What happens when the disk is full or disconnected when copying 4GB src file to dst file after 100MB progress? (Yes, this error might occur slightly delayed due to buffers.) You surely don’t want to continue reading the remaining 3.9GB source file and call write() in noop-mode another thousand times in your loop before realizing this error on flush. Adding manual flushing just to check the error both negates the performance from the buffer and introduces extra complexity for a simple error check. Hence, every individual write must be checked regardless.

Such buffers are not infinite either. What do you do when write() fails because the buffer is full (EAGAIN)? Again back to square one of checking each individual write call instead of only checking the final error of flush or close.

If you look around there are lots and lots of objects that are "distributed", or aren't but should be. Synchronicity is often what's killing performance and introducing complexity.

> You surely don’t want to continue reading the remaining 3.9GB source file and call write() in noop-mode another thousand times in your loop before realizing this error on flush

It can be completely reasonable to back out only at strategic points. Copying a few KB or MB of memory more will rarely matter for an error case that shouldn't be optimized for. If there is an error, you'll typically want to reset a larger context object anyway. It depends on the situation, but by not having to handle the error at first notice, you can sometimes simplify the logic.

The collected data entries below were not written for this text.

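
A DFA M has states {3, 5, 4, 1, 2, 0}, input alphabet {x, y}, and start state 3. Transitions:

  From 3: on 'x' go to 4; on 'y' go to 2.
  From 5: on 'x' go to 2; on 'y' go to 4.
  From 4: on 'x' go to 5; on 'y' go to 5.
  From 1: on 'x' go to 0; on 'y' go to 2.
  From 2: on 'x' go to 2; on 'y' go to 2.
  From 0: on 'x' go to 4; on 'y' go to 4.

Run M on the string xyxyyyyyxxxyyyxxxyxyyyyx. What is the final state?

Trace: 3 -x-> 4 -y-> 5 -x-> 2 -y-> 2 -y-> 2 -y-> 2 -y-> 2 -y-> 2 -x-> 2 -x-> 2 -x-> 2 -y-> 2 -y-> 2 -y-> 2 -x-> 2 -x-> 2 -x-> 2 -y-> 2 -x-> 2 -y-> 2 -y-> 2 -y-> 2 -y-> 2 -x-> 2

2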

> What do you do when write() fails because the buffer is full (EAGAIN)?

EAGAIN is a different beast, it's not a "real" I/O error. With better APIs you retrieve buffers first (often in a different phase), removing this class of errors completely. But you can mostly just ignore EAGAIN anyway. It's a transient error (or not an error at all, really) that simply tells you the reason why zero bytes were written.

With fwrite(), not sure if it is well specified how it should interact with non-blocking FDs and EAGAIN. Probably it doesn't even allow you to distinguish between EAGAIN and I/O errors. It could also be an option to return a short write in this case (but I believe fwrite() needs to set either the error of EOF flag if it returns a short write). I also think fwrite() is largely not used with non-blocking FDs.

Yes like errno, except not global of course, you add one per struct/context/module/thread/whatever. And you design the functions to early return if the error state is set.

>how do you know which call introduced the error first?

You rarely care about that but if you do you either make the error state stick to the first error, or as I said, make it a list you can append multiple errors to.